The first was reaching 3 months of exclusive breastfeeding. Now I will admit, it was tough for me. At first, all I wanted to do was give up. I was exhausted, I was emotional, I was frustrated. I would think to myself “why isn’t Abel latching”, “what am I doing wrong” and “will it ever get better?”  I obviously didn’t have the answers, so I reached out and asked for help.  I read tons of articles and watched tons of videos! I slowly started applying what I was learning to our breastfeeding attempts.

Slowly, but  surely, I started to enjoy breastfeeding. I found that the best feeding position for us was when laid down together.

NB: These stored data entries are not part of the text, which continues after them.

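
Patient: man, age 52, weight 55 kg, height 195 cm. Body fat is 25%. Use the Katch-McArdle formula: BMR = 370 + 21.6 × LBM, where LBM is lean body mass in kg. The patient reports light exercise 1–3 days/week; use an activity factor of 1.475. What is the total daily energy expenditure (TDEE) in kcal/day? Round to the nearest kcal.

1860 kcal/day

LBM = 55 × (1 − 0.25) = 41.25 kg. Katch-McArdle: BMR = 370 + 21.6 × 41.25 = 1261 kcal/day.
TEE = BMR × activity factor = 1261 × 1.475 = 1859.975 kcal/day.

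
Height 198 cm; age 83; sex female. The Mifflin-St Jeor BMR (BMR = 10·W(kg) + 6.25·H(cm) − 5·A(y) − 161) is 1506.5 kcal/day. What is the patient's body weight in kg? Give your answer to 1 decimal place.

1506.5 = 10·W + 6.25(198) − 5(83) − 161
10·W = 1506.5 − 661.5 = 845, so W = 84.5 kg.

84.5 kg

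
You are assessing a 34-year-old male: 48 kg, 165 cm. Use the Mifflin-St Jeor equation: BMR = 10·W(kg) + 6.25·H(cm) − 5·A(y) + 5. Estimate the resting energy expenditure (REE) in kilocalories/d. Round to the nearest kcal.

Mifflin-St Jeor (male): BMR = 10(48) + 6.25(165) − 5(34) + 5 = 480 + 1031.25 − 170 + 5 = 1346.25 kcal/day.

1346 kilocalories/d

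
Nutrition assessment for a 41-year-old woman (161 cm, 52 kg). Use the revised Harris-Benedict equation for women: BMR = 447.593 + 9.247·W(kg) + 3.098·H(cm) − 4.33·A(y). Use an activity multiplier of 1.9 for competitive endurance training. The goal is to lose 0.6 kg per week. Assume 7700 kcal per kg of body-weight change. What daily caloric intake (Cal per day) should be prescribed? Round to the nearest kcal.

1714 Cal per day

Harris-Benedict: BMR = 447.593 + 9.247(52) + 3.098(161) − 4.33(41) = 1249.685 kcal/day.
TEE = 1249.685 × 1.9 = 2374.4015 kcal/day.
Required daily deficit = 0.6 × 7700 ÷ 7 = 660 kcal/day.
Target intake = 2374.4015 − 660 = 1714.4015 kcal/day.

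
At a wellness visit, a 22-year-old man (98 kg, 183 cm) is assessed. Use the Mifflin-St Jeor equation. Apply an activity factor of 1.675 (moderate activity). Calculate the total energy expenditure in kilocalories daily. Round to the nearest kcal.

3381 kilocalories daily

Mifflin-St Jeor (male): BMR = 10(98) + 6.25(183) − 5(22) + 5 = 980 + 1143.75 − 110 + 5 = 2018.75 kcal/day.
TEE = BMR × activity factor = 2018.75 × 1.675 = 3381.4063 kcal/day.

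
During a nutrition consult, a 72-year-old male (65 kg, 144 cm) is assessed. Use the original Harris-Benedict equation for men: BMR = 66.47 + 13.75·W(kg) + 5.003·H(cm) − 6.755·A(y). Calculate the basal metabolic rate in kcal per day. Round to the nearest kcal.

Harris-Benedict: BMR = 66.47 + 13.75(65) + 5.003(144) − 6.755(72) = 1194.292 kcal/day.

1194 kcal per day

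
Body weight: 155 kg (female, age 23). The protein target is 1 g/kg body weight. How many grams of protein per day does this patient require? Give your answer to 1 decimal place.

Protein = 1 g/kg × 155 kg = 155 g/day.

155.0 g/day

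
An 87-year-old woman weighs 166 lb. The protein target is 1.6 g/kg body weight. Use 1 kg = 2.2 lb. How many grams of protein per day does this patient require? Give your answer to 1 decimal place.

120.7 g/day

Weight in kg = 166 ÷ 2.2 = 75.4545 kg.
Protein = 1.6 g/kg × 75.4545 kg = 120.7273 g/day.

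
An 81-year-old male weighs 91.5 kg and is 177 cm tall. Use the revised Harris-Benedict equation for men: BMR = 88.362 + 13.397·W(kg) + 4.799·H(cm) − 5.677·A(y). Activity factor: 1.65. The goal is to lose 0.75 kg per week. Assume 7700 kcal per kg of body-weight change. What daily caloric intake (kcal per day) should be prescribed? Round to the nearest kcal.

Harris-Benedict: BMR = 88.362 + 13.397(91.5) + 4.799(177) − 5.677(81) = 1703.7735 kcal/day.
TEE = 1703.7735 × 1.65 = 2811.2263 kcal/day.
Required daily deficit = 0.75 × 7700 ÷ 7 = 825 kcal/day.
Target intake = 2811.2263 − 825 = 1986.2263 kcal/day.

1986 kcal per day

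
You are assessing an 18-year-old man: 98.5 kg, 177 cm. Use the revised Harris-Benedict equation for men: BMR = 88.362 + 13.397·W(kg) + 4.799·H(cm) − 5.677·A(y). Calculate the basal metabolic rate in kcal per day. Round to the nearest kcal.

Harris-Benedict: BMR = 88.362 + 13.397(98.5) + 4.799(177) − 5.677(18) = 2155.2035 kcal/day.

2155 kcal per day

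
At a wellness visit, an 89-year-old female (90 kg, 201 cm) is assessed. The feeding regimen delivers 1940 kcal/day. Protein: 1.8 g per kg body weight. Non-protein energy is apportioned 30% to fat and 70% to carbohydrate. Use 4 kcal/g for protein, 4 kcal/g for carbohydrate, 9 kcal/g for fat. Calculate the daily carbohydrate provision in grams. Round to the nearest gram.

226 g/day

Protein = 1.8 × 90 = 162 g → 162 × 4 = 648 kcal.
Non-protein calories = 1940 − 648 = 1292 kcal.
Fat: 30% × 1292 = 387.6 kcal; carbohydrate: 904.4 kcal.
Carbohydrate: 904.4 kcal ÷ 4 kcal/g = 226.1 g.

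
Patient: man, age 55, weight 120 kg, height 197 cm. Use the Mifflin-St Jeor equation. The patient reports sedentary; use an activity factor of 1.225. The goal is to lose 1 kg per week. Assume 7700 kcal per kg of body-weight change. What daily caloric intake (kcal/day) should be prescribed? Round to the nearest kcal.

Mifflin-St Jeor (male): BMR = 10(120) + 6.25(197) − 5(55) + 5 = 1200 + 1231.25 − 275 + 5 = 2161.25 kcal/day.
TEE = 2161.25 × 1.225 = 2647.5313 kcal/day.
Required daily deficit = 1 × 7700 ÷ 7 = 1100 kcal/day.
Target intake = 2647.5313 − 1100 = 1547.5313 kcal/day.

1548 kcal/day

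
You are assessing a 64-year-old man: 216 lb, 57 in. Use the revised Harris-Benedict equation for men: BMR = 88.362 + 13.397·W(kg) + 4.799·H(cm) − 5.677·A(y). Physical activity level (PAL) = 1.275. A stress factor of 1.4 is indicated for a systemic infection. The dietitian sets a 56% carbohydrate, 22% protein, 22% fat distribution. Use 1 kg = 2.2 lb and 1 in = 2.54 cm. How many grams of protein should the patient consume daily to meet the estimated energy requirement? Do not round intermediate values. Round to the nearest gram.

170 g/day

Convert to metric: weight = 216 ÷ 2.2 = 98.1818 kg; height = 57 × 2.54 = 144.78 cm.
Harris-Benedict: BMR = 88.362 + 13.397(98.1818) + 4.799(144.78) − 5.677(64) = 1735.175 kcal/day.
TEE = 1735.175 × 1.275 = 2212.3482 kcal/day.
With stress factor 1.4: 2212.3482 × 1.4 = 3097.2874 kcal/day.
Protein energy = 22% × 3097.2874 = 681.4032 kcal.
Protein = 681.4032 ÷ 4 kcal/g = 170.3508 g.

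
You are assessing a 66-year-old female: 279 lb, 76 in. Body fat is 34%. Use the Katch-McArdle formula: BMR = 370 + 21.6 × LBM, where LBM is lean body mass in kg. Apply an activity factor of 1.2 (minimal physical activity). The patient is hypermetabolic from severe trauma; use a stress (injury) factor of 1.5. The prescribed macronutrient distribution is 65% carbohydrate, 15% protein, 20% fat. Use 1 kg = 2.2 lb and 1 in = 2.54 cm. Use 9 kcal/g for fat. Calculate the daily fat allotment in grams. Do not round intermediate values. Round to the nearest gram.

87 g/day

Convert to metric: weight = 279 ÷ 2.2 = 126.8182 kg; height = 76 × 2.54 = 193.04 cm.
LBM = 126.8182 × (1 − 0.34) = 83.7 kg. Katch-McArdle: BMR = 370 + 21.6 × 83.7 = 2177.92 kcal/day.
TEE = 2177.92 × 1.2 = 2613.504 kcal/day.
With stress factor 1.5: 2613.504 × 1.5 = 3920.256 kcal/day.
Fat energy = 20% × 3920.256 = 784.0512 kcal.
Fat = 784.0512 ÷ 9 kcal/g = 87.1168 g.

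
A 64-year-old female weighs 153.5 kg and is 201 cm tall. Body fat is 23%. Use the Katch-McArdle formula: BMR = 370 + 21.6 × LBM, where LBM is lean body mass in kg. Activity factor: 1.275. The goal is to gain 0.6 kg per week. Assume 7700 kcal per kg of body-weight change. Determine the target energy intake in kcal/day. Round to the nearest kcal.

4387 kcal/day

LBM = 153.5 × (1 − 0.23) = 118.195 kg. Katch-McArdle: BMR = 370 + 21.6 × 118.195 = 2923.012 kcal/day.
TEE = 2923.012 × 1.275 = 3726.8403 kcal/day.
Required daily surplus = 0.6 × 7700 ÷ 7 = 660 kcal/day.
Target intake = 3726.8403 + 660 = 4386.8403 kcal/day.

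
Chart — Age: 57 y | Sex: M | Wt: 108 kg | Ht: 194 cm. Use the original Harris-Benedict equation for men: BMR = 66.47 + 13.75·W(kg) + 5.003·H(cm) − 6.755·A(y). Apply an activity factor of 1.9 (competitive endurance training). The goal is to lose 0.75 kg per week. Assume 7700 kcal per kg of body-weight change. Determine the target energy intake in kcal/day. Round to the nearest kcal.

Harris-Benedict: BMR = 66.47 + 13.75(108) + 5.003(194) − 6.755(57) = 2137.017 kcal/day.
TEE = 2137.017 × 1.9 = 4060.3323 kcal/day.
Required daily deficit = 0.75 × 7700 ÷ 7 = 825 kcal/day.
Target intake = 4060.3323 − 825 = 3235.3323 kcal/day.

3235 kcal/day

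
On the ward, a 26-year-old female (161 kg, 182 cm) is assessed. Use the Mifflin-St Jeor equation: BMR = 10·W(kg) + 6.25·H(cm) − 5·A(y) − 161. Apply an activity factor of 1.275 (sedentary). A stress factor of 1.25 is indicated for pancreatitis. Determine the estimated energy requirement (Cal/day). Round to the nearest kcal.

3915 Cal/day

Mifflin-St Jeor (female): BMR = 10(161) + 6.25(182) − 5(26) − 161 = 1610 + 1137.5 − 130 − 161 = 2456.5 kcal/day.
TEE = BMR × activity factor = 2456.5 × 1.275 = 3132.0375 kcal/day.
Apply stress factor: 3132.0375 × 1.25 = 3915.0469 kcal/day.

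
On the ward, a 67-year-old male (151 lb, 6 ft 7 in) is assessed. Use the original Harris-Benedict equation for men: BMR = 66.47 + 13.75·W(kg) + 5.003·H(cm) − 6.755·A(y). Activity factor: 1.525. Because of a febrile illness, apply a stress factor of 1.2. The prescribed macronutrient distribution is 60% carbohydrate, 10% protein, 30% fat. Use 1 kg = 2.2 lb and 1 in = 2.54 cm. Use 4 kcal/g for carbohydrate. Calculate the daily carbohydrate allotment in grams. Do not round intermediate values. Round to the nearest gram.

Convert to metric: weight = 151 ÷ 2.2 = 68.6364 kg; height = (6×12 + 7) × 2.54 = 79 × 2.54 = 200.66 cm.
Harris-Benedict: BMR = 66.47 + 13.75(68.6364) + 5.003(200.66) − 6.755(67) = 1561.537 kcal/day.
TEE = 1561.537 × 1.525 = 2381.3439 kcal/day.
With stress factor 1.2: 2381.3439 × 1.2 = 2857.6127 kcal/day.
Carbohydrate energy = 60% × 2857.6127 = 1714.5676 kcal.
Carbohydrate = 1714.5676 ÷ 4 kcal/g = 428.6419 g.

429 g/day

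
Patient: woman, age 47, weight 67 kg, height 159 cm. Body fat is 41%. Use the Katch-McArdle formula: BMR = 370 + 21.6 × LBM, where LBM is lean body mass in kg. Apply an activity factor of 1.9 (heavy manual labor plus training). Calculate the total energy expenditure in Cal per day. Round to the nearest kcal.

LBM = 67 × (1 − 0.41) = 39.53 kg. Katch-McArdle: BMR = 370 + 21.6 × 39.53 = 1223.848 kcal/day.
TEE = BMR × activity factor = 1223.848 × 1.9 = 2325.3112 kcal/day.

2325 Cal per day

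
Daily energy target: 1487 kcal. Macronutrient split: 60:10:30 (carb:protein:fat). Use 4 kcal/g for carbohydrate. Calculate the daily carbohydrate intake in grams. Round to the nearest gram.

223 g/day

Carbohydrate energy = 60% × 1487 = 892.2 kcal.
At 4 kcal/g: 892.2 ÷ 4 = 223.05 g.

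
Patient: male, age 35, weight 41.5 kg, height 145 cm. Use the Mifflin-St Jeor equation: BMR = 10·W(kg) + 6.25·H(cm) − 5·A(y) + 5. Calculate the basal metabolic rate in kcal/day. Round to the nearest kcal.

1151 kcal/day

Mifflin-St Jeor (male): BMR = 10(41.5) + 6.25(145) − 5(35) + 5 = 415 + 906.25 − 175 + 5 = 1151.25 kcal/day.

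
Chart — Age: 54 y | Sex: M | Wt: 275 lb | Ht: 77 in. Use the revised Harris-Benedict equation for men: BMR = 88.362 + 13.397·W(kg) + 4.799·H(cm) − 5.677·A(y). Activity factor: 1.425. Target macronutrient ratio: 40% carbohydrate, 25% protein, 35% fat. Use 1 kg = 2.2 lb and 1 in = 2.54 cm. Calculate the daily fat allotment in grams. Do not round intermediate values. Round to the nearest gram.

Convert to metric: weight = 275 ÷ 2.2 = 125 kg; height = 77 × 2.54 = 195.58 cm.
Harris-Benedict: BMR = 88.362 + 13.397(125) + 4.799(195.58) − 5.677(54) = 2395.0174 kcal/day.
TEE = 2395.0174 × 1.425 = 3412.8998 kcal/day.
Fat energy = 35% × 3412.8998 = 1194.5149 kcal.
Fat = 1194.5149 ÷ 9 kcal/g = 132.7239 g.

133 g/day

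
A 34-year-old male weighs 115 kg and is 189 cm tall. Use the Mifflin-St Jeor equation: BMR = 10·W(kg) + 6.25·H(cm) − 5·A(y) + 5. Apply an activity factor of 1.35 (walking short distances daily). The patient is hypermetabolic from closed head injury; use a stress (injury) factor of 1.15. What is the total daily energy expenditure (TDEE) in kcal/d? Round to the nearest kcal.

3363 kcal/d

Mifflin-St Jeor (male): BMR = 10(115) + 6.25(189) − 5(34) + 5 = 1150 + 1181.25 − 170 + 5 = 2166.25 kcal/day.
TEE = BMR × activity factor = 2166.25 × 1.35 = 2924.4375 kcal/day.
Apply stress factor: 2924.4375 × 1.15 = 3363.1031 kcal/day.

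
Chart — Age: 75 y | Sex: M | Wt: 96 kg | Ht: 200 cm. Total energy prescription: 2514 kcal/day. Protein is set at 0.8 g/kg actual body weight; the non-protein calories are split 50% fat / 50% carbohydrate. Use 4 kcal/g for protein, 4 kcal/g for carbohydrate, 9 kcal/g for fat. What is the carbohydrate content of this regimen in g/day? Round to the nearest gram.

Protein = 0.8 × 96 = 76.8 g → 76.8 × 4 = 307.2 kcal.
Non-protein calories = 2514 − 307.2 = 2206.8 kcal.
Fat: 50% × 2206.8 = 1103.4 kcal; carbohydrate: 1103.4 kcal.
Carbohydrate: 1103.4 kcal ÷ 4 kcal/g = 275.85 g.

276 g/day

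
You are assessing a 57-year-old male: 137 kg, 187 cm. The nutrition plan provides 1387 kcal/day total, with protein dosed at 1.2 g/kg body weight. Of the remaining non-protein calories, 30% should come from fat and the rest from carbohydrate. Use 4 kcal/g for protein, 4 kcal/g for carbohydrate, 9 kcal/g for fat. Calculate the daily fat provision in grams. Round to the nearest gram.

24 g/day

Protein = 1.2 × 137 = 164.4 g → 164.4 × 4 = 657.6 kcal.
Non-protein calories = 1387 − 657.6 = 729.4 kcal.
Fat: 30% × 729.4 = 218.82 kcal; carbohydrate: 510.58 kcal.
Fat: 218.82 kcal ÷ 9 kcal/g = 24.3133 g.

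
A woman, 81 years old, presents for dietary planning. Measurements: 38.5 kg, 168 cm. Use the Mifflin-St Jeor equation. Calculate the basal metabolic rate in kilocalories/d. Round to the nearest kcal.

Mifflin-St Jeor (female): BMR = 10(38.5) + 6.25(168) − 5(81) − 161 = 385 + 1050 − 405 − 161 = 869 kcal/day.

869 kilocalories/d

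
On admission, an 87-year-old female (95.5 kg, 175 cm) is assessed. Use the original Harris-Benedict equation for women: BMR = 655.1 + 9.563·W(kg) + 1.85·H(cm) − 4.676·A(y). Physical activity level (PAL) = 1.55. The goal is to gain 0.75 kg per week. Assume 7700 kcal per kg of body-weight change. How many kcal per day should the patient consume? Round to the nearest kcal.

Harris-Benedict: BMR = 655.1 + 9.563(95.5) + 1.85(175) − 4.676(87) = 1485.3045 kcal/day.
TEE = 1485.3045 × 1.55 = 2302.222 kcal/day.
Required daily surplus = 0.75 × 7700 ÷ 7 = 825 kcal/day.
Target intake = 2302.222 + 825 = 3127.222 kcal/day.

3127 kcal per day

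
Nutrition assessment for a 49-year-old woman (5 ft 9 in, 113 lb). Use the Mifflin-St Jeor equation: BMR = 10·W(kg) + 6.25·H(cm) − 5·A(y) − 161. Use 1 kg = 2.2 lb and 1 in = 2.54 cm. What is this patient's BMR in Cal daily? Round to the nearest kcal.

1203 Cal daily

Convert to metric: weight = 113 ÷ 2.2 = 51.3636 kg; height = (5×12 + 9) × 2.54 = 69 × 2.54 = 175.26 cm.
Mifflin-St Jeor (female): BMR = 10(51.3636) + 6.25(175.26) − 5(49) − 161 = 513.6364 + 1095.375 − 245 − 161 = 1203.0114 kcal/day.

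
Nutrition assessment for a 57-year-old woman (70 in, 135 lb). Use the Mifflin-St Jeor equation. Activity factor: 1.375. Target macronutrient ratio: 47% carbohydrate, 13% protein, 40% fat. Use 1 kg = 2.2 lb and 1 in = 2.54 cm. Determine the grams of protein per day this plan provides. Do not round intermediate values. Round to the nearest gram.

57 g/day

Convert to metric: weight = 135 ÷ 2.2 = 61.3636 kg; height = 70 × 2.54 = 177.8 cm.
Mifflin-St Jeor (female): BMR = 10(61.3636) + 6.25(177.8) − 5(57) − 161 = 613.6364 + 1111.25 − 285 − 161 = 1278.8864 kcal/day.
TEE = 1278.8864 × 1.375 = 1758.4688 kcal/day.
Protein energy = 13% × 1758.4688 = 228.6009 kcal.
Protein = 228.6009 ÷ 4 kcal/g = 57.1502 g.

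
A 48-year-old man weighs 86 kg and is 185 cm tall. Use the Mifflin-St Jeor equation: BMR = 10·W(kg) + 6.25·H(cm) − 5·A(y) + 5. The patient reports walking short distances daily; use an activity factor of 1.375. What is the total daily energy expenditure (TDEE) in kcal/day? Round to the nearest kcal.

Mifflin-St Jeor (male): BMR = 10(86) + 6.25(185) − 5(48) + 5 = 860 + 1156.25 − 240 + 5 = 1781.25 kcal/day.
TEE = BMR × activity factor = 1781.25 × 1.375 = 2449.2188 kcal/day.

2449 kcal/day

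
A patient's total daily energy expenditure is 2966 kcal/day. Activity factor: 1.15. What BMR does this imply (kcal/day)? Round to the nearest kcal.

BMR = TEE ÷ activity factor = 2966 ÷ 1.15 = 2579.1304 kcal/day.

2579 kcal/day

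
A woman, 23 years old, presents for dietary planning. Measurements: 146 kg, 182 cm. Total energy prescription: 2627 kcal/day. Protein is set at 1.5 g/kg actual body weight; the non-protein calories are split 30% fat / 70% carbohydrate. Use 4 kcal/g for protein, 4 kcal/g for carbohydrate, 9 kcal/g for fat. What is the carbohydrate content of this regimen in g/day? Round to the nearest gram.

306 g/day

Protein = 1.5 × 146 = 219 g → 219 × 4 = 876 kcal.
Non-protein calories = 2627 − 876 = 1751 kcal.
Fat: 30% × 1751 = 525.3 kcal; carbohydrate: 1225.7 kcal.
Carbohydrate: 1225.7 kcal ÷ 4 kcal/g = 306.425 g.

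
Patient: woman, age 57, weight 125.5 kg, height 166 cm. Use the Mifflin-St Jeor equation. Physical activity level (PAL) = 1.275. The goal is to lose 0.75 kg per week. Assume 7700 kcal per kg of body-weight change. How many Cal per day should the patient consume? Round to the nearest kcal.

Mifflin-St Jeor (female): BMR = 10(125.5) + 6.25(166) − 5(57) − 161 = 1255 + 1037.5 − 285 − 161 = 1846.5 kcal/day.
TEE = 1846.5 × 1.275 = 2354.2875 kcal/day.
Required daily deficit = 0.75 × 7700 ÷ 7 = 825 kcal/day.
Target intake = 2354.2875 − 825 = 1529.2875 kcal/day.

1529 Cal per day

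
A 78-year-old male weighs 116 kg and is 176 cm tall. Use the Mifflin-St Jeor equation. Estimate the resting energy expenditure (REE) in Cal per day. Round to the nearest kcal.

Mifflin-St Jeor (male): BMR = 10(116) + 6.25(176) − 5(78) + 5 = 1160 + 1100 − 390 + 5 = 1875 kcal/day.

1875 Cal per day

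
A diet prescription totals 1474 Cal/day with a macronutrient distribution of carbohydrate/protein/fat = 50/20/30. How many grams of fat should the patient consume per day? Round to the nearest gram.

49 g/day

Fat energy = 30% × 1474 = 442.2 kcal.
At 9 kcal/g: 442.2 ÷ 9 = 49.1333 g.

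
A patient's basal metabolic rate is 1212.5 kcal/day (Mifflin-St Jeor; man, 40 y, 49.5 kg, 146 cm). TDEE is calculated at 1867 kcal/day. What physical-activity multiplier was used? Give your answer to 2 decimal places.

Activity factor = TEE ÷ BMR = 1867 ÷ 1212.5 = 1.54.

1.54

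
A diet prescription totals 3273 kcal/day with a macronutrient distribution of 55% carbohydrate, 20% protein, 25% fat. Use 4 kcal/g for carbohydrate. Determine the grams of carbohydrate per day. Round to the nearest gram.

Carbohydrate energy = 55% × 3273 = 1800.15 kcal.
At 4 kcal/g: 1800.15 ÷ 4 = 450.0375 g.

450 g/day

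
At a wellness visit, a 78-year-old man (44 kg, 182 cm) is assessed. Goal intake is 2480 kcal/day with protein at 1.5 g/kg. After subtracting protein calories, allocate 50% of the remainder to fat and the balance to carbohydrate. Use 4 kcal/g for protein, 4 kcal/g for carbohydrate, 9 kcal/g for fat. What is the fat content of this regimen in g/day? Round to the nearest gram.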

Abel could latch easier and we both could rest.

Breastfeeding was second nature while we waved goodbye to the 3 month mark and said hello to our 6 months of exclusive breastfeeding!
I was so ecstatic that I reached my second goal ! Still had some trouble with sore nipples but nothing that I couldn’t handle. Sleepless nights were starting to become just a mere memory, then it hit us hard. Just when I thought that we were settling into a routine, Abel began to cluster feed.
 

Abel at 6 months

This happened around the 7 month mark and this is were we are currently.

I wake up 3-4 times a night to feed Abel. Just as much as I did when Abel was a newborn. To top it all off, he is also cutting his two bottom teeth while dealing with his separation anxiety stage.
Needless to say, this mama is tired.
I continue to take our breastfeeding journey day by day. Sometimes I just want to cave in and give him formula, because I am so exhausted. Then I remember, I might not get this moment with him again and then I pause..and take a breath.
I know some mama’s have no issues when it comes to their breastfeeding journey with their Little’s. I am, unfortunately, not one of them.
We will be celebrating our 8 month breastfeeding anniversary in a couple days and all I can think about is how far we both come. I know we will get through our little hump. We just have to keep pushing through.
xoxo,
Heydy

Comments

  1. Awh! Good for you mama. I know it's totally hard. Same my way. I was not able to breastfeed my first the way I have dreamt. It was sad for me. I was also a young mother with my oldest so I didn't ask or get proper guidance. Now with my youngest ugh! I was in pain, cracks, chapped, swollen ducts, but truthfully I wouldn't have had it any other way. I had to stop bc I Needed surgery which devastated both neymar and I at 5.5 months. I was a wreck! The connection we had, no one could take that. My depression kicked in and it broke my heart seeing his face. As much as you may be ready I say shoot for a year at least && keep up the beautiful work! This is what we were born to do!!